Re-establishing viable populations of fishers in the Olympic and Cascade mountain ranges are also important steps toward downlisting the species in Washington state (changing the status of the species in the state from endangered to threatened) and ensuring that it does not warrant federal endangered species status.

“We have a chance to correct a thing that we didn’t manage correctly a long time ago. We can restore a species,” said Jeffrey Lewis, a WDFW biologist in a 2015 Associated Press article.

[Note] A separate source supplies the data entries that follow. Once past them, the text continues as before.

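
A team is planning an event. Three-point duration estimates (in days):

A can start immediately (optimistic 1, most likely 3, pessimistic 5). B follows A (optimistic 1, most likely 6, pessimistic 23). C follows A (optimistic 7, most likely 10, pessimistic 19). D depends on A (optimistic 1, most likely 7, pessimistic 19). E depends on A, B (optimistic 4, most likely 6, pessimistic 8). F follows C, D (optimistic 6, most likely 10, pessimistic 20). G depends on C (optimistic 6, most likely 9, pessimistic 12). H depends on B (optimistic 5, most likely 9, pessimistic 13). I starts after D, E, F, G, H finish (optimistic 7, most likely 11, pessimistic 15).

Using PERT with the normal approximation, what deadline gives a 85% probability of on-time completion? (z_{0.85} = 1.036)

39.5 days

te_A = (1 + 4·3 + 5)/6 = 18/6 = 3; σ²_A = ((5−1)/6)² = 0.444
te_B = (1 + 4·6 + 23)/6 = 48/6 = 8; σ²_B = ((23−1)/6)² = 13.444
te_C = (7 + 4·10 + 19)/6 = 66/6 = 11; σ²_C = ((19−7)/6)² = 4.000
te_D = (1 + 4·7 + 19)/6 = 48/6 = 8; σ²_D = ((19−1)/6)² = 9.000
te_E = (4 + 4·6 + 8)/6 = 36/6 = 6; σ²_E = ((8−4)/6)² = 0.444
te_F = (6 + 4·10 + 20)/6 = 66/6 = 11; σ²_F = ((20−6)/6)² = 5.444
te_G = (6 + 4·9 + 12)/6 = 54/6 = 9; σ²_G = ((12−6)/6)² = 1.000
te_H = (5 + 4·9 + 13)/6 = 54/6 = 9; σ²_H = ((13−5)/6)² = 1.778
te_I = (7 + 4·11 + 15)/6 = 66/6 = 11; σ²_I = ((15−7)/6)² = 1.778

Forward pass:
ES_A = 0; EF_A = 3
ES_B = 3; EF_B = 3+8 = 11
ES_C = 3; EF_C = 3+11 = 14
ES_D = 3; EF_D = 3+8 = 11
ES_E = max(EF_A=3, EF_B=11) = 11; EF_E = 11+6 = 17
ES_F = max(EF_C=14, EF_D=11) = 14; EF_F = 14+11 = 25
ES_G = 14; EF_G = 14+9 = 23
ES_H = 11; EF_H = 11+9 = 20
ES_I = max(EF_D=11, EF_E=17, EF_F=25, EF_G=23, EF_H=20) = 25; EF_I = 25+11 = 36
Expected project duration μ = 36 days. Critical path: A → C → F → I.

Variance along critical path = 0.444 + 4.000 + 5.444 + 1.778 = 11.667; σ = 3.416 days.
D = μ + z·σ = 36 + 1.036·3.416 = 39.5 days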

A fisher returns to Mount Rainier National Park: Photo: NPS

More fisher facts

  • Like most species in the weasel family, fishers (Martes pennanti) are successful hunters, curious and intelligent. And they are excellent tree climbers.
  • Fishers have important cultural values for some Native American and First Nations cultures.
  • Even in areas where they are relatively abundant, fishers are secretive and rarely seen.
  • Fishers favor older forests with high canopy cover, and mature and old-growth forests. They rest, nest and take cover in downed wood, high cavities in dead tree snags and clumps of tree branches.
  • Fishers are carnivores, hunting and eating small mammals like mountain beavers. Like other carnivores, they also relish carrion (a lot less work!). Fishers are one of the only forest carnivores known to hunt porcupines–no small feat.
    A fisher bounds through the snow at Mount Rainier. Photo: Paul Bannick
  • Fishers range across North America where they haven’t been wiped out locally. People have named them many things, including black cat, fisher cat, pekan, pequam, wejack and woods-otter.
  • Fishers are creatures of the forests, not water, and their favorite foods are small mammals, not fish. Their unusual common name is thought to come from the French word fichet, for the pelt of a European polecat. It may also have originated from trappers who used fish as bait to catch fishers.